Last Monday, Pentagon officials announced a new round of military maneuvers in Honduras. Those operations by U.S. land, air and sea units are clearly designed to intimidate the Sandinista government in neighboring Nicaragua, and the latest twist to the psychological ploy is the importation of U.S. Army tanks into Honduras. This escalation of the military situation in Central America is needlessly provocative, because tanks are largely ineffective weapons in the region’s rugged terrain.

On Tuesday, Langhorne A. Motley, President Reagan’s assistant secretary of state for Latin America, appeared before Congress to ask for more U.S. aid for the anti-Sandinista rebels, known as contras, who are waging a covert war against Nicaragua. Motley insisted that the United States cannot effectively pressure the Sandinistas to change their foreign and domestic policies without leverage provided by the contras .

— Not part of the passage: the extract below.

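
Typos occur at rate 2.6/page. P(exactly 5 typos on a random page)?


Poisson(λ=2.6): P(X=5) = e^(-λ)×λ^k/k!
= e^(-2.6) × 2.6^5 / 5!
≈ 0.07427357821 × 118.81376 / 120 ≈ 0.073539

P(X=5) ≈ 0.073539 ≈ 7.35%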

Motley is wrong. A barely covert war with no chance of victory is no way to pressure a hostile government. It only increases hostility, makes a later reconciliation more difficult to achieve and creates opportunities for violence to get further out of hand.

It would be far more effective for the United States to deal with the Sandinistas through other Latin American nations, especially those with governments with which they have been friendly and trust. That definition includes the four nations of the Contadora Group. And their draft treaty includes the very things that the Reagan Administration claims it wants in Central America: the reduction of arms acquisitions by countries in the region, withdrawal of foreign military advisers, establishment of a formal mechanism for the peaceful settlement of regional disputes, and a commitment to democratic forms of government.

The problems with the Contadora process are to be found not in the treaty’s fine print but in the fact that the Reagan Administration has not made more of an effort to cooperate with the Contadora countries. Unless the Administrations changes its course, the Venezuelan assessment of who is to blame for the continuing crisis in Central America will prove correct.